Wenn Joseph Richwien in das Atelier seines Lengenfelder Wohnhauses ging, galt sein Blick oft der kleinen Kreuzigungsgruppe an der Dielenwand. Einst geschnitzt von seinem Urgroßvater, war ihm dieses kleine Kunstwerk stets Erinnerung an die reiche handwerklich-künstlerische Tradtition der Richwiens. Doch eigentlich war sie ihm mehr. Sie war ein Stück Programm für seinen Lebensweg. Er hat im Glauben an den Auferstandenen gelebt und ihn mit seiner tagtäglichen Arbeit verherrlicht.

Lengenfeld unterm Stein und das gesamte Eichsfeld trauern um einen großen Künstler. Joseph Richwien wird unvergessen bleiben.

Am Freitag, dem 31. Januar 1992 wurde unser Kirchenmaler Joseph Richwien durch die Gemeindevertretung in einer besonderen Sitzung zum Ehrenbürger unserer Gemeinde Lengenfeld unterm Stein ernannt.


Joseph Richwien wäre am 10. Januar 100 Jahre alt geworden
Sakrale Kunst wurde weit über die Heimatregion hinaus geschaffen und restauriert


Das biblische Geschehen mit dem Leiden Christi und das heilsame Wirken von Heiligen haben keinen Eichsfelder Kirchenmaler des vorigen Jahrhunderts mehr inspiriert als Joseph Richwien. Am 10. Januar 1912 wurde er in Lengenfeld unterm Stein geboren. Davon zeugen allein etwa 100 Kreuzwege sowie Altarbilder und Deckengemälde für Kirchen im Eichsfeld, im Thüringer Wald, in der Rhön und im Erzgebirge. Selbst in Berlin hat er entworfen und gemalt.
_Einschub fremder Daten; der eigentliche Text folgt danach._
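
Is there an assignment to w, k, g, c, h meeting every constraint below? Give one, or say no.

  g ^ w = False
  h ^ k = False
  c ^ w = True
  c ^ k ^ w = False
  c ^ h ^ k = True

w = False, k = True, g = False, c = True, h = True

g ^ w = F ^ F = False ✓
h ^ k = T ^ T = False ✓
c ^ w = T ^ F = True ✓
c ^ k ^ w = T ^ T ^ F = False ✓
c ^ h ^ k = T ^ T ^ T = True ✓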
Rund 2400 Kunstwerke sind es im Laufe des jahrzehntelangen Schaffens insgesamt geworden. Und es wären noch weit mehr gewesen, wenn Joseph Richwien nicht hätte in den Krieg ziehen müssen.

Aber selbst im Schützengraben hatte der von Malerei besessene Eichsfelder stets seinen Skizzenblock und den Bleistift dabei. Eine Brust- oder Umhängetasche mit einem Bündel von Zeichnungen retteten dem damals etwas über 30 Jahre alten Soldaten und Familienvater vermutlich das Leben, als sich in dem Papier Geschoss- oder Granatsplitter verfingen. Und ausgerechnet trafen sie den Kopf der wenige Tage zuvor mit Bleistift gezeichneten Mutter.

Diese und andere Porträts sowie Erinnerungen an die Heimat malte Richwien jeweils aus dem Gedächtnis heraus, weil er immer an zu Hause gedacht hatte. Im Familienarchiv befinden sich aber auch verschiedene seiner erhaltenen Arbeiten von Menschen aus den damaligen Kriegsgebieten. So von einer Ukrainerin aus dem Jahre 1943 oder von den Mädchen Susanna und Simon, die der Soldat und Maler am 22. November 1942 in dem kleinen Winzerdorf Moux an der französischen Mittelmeerküste traf und festhielt.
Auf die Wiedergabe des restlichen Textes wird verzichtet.